“T’amo ed è continuo schianto” di Rosalinda Conti, regia di Matteo Ziglio, con Giordana Morandini e Stefano Patti. All’Orologio di Roma
Se questi sono i trentenni
Da una poesia di Ungaretti, Giorno per giorno, hanno preso un verso, “T’amo ed è continuo schianto” e ne hanno fatto il titolo di uno spettacolo nel quale si discetta dei seguenti importantissimi argomenti: lui, 31 anni, parla dei criceti e dei conigli di sua sorella, e lei, ventiseienne, della macchinetta col braccio meccanico da manovrare per vincere il pupazzetto; lui ricorda di quando da piccolo diceva di voler fare il pescivendolo di pesci vivi; lei invece pensava sempre alla fine del mondo (il che è già qualcosa); lui informa dei suoi primi piccoli lavoretti – portare le pizze, consegnare i giornali (i giornali esistono ancora e c’è qualcuno che li consegna? Fantastico) – lei sogna una casa piccina picciò per tutt’e due e lui vorrebbe il posto fisso.
Se questi sono gli argomenti dei trentenni o giù di lì, allora questo allestimento all’Orologio di Roma del testo di Rosalinda Conti, diretto da Matteo Ziglio e interpretato da Giordana Morandini e Stefano Patti, è uno spettacolo generazionale. E si può quindi con tutta tranquillità sostenere che il mondo va verso la catastrofe, fattarello di poca importanza se non coinvolgesse anche il teatro. Non si sa se ridacchiare o piagnucolare a guardare questi personaggi “bamboccioni” che danno ragione all’ex ministro dell’economia del secondo governo Prodi, Tommaso Padoa-Schioppa, che così chiamò questo tipo antropologico di giovane nell’ormai lontano 2007. Padoa-Schioppa è morto, i bamboccioni evidentemente sono rimasti.
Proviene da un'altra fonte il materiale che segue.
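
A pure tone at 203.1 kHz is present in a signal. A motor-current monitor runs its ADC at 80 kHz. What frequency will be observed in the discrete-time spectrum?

203.1 kHz mod fs = 43.1 kHz.
43.1 kHz > fs/2 = 40 kHz, folds to fs − 43.1 kHz = 36.9 kHz.

36.9 kHz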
Lunga vita a loro, ma non in scena. L’aspetto involontariamente comico di questo testo è i due protagonisti si lamentano continuamente di quant’è difficile la vita che è come scoprire che i cavalli hanno quattro zampe, i pesci le branchie e le tartarughe si prendono tutto il tempo necessario. Ogni tanto i due si dondolano su un’altalena – a simbolo forse di un’involuzione nell’infantilismo – e sono circondati di girasoli piantati a terra che ricordano tanto la carta da parati anni Sessanta. Signora mia, le buone cose di pessimo gusto.
Si lamentano quindi che il mondo non li considera – però non si capisce perché dovrebbe interessarsi a loro che paiono avere assai poco da offrire – e che si vive al tempo del precariato. Allora forse conviene agli attori in scena riflettere sulla scelta del mestiere che vogliono fare perché non si sta lontani dal vero a pensare che la precarietà sia nata con il teatro 2500 anni fa. Nel frattempo un chitarrista (Marco Russo) canta Vieni via con me di Paolo Conte: “It’s wonderful, It’s wonderful, It’s wonderful”. Meraviglioso spettacolo come l’intelligenza degli elettricisti “così almeno un po’ di luce avrà la nostra stanza negli alberghi tristi” (ma questo è Gelato al limon).
Adesso il punto è: ma se si tratta di uno spettacolo che racconta la generazione dei trentenni, bisogna arguirne che si sta entrando nella notte della civiltà? I due personaggi non mostrano di avere la minima nozione di come affrontare la vita, sperano in un impiego a tempo indeterminato che gli caschi nella boccuccia aperta perché sono giovani e ne hanno diritto a prescindere dal valore individuale. Vero che il precariato è un orrore della peggiore ideologia capitalista, ma qui il grave dramma è che questi due sembrano dei morti che camminano, senza volontà, energia, né desideri se non un salotto con angolo cottura, camera, bagno. Senza idee e soprattutto senza ideali, né per se stessi né per il prossimo, il più semplice e tiepido essendo di lottare politicamente per il salario di cittadinanza. Il finale tragico (lui mette una bomba in un luogo pubblico) conferma che l’autrice parteggia per i suoi personaggi e prende sul serio questi poveretti schiacciati da un mondo brutto e cattivo.
Tuttavia si vuol credere che la situazione dei trentenni non sia tale e che questo non rappresenti uno spettacolo generazionale, ma generico. Quanto ai due interpreti, essi, almeno in questo caso, non sembrano avere risorse maggiori della memoria che serve ad andare in scena. In tutto ciò, l’Ungaretti di “T’amo ed è continuo schianto” c’entra come un autoscontro in un camposanto.